Henry-Etienne-Jean-Baptiste-Léon Fréminet Des droits des ascendants dans la succession de leurs descendants en droit romain et en droit français… (1869)

On pourrait dire que, si les auteurs du Code Napoléon ont été entraînés à placer le retour légal au titre des Successions, c'est que le droit ne peut être invoqué que lorsque la succession du donataire est ouverte; on ajouterait que le terme « succèdent » est exact dans l'art. 747, si l'on veut le prendre dans l'acception large que comporte son étymologie, et qu'au surplus dans d'autres cas d'application du même droit, la loi dit que les biens « retournent » (art. 766) ou « retourneront » (art. 351) , — ce qui écarte toute idée de succession dans le sens ordinaire du mot.
Source : Gallica

Henry-Etienne-Jean-Baptiste-Léon Fréminet Discours prononcé à Saint-Lyé, le 2 avril 1877 à l'occasion de l'installation d'un buste de la République… (1877)

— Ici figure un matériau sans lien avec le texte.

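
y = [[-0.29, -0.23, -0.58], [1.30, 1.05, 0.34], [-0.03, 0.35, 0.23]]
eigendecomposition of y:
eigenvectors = [[-0.64+0.00j,(0.31-0.28j),(0.31+0.28j)], [(0.66+0j),-0.77+0.00j,-0.77-0.00j], [-0.39+0.00j,-0.38+0.29j,-0.38-0.29j]]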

La force des choses ! Il est impossible de ne pas être frappé du rôle qu'elle a joué dans la suite des événements qui ont fait la République. L'Empire, ce colosse aux pieds d'argile, venait de s'abîmer dans une effroyable tourmente. La France tourna ses regards vers ceux qui lui avaient dès longtemps prédit que l'Empire la conduirait aux désastres : ceux-ci ne désespérèrent pas d'elle, — ils entreprirent de sauver l'honneur, et ils le sauvèrent. La France alors se mit à délibérer sur elle-même. Les députés qu'elle avait élus s'assemblèrent à Bordeaux.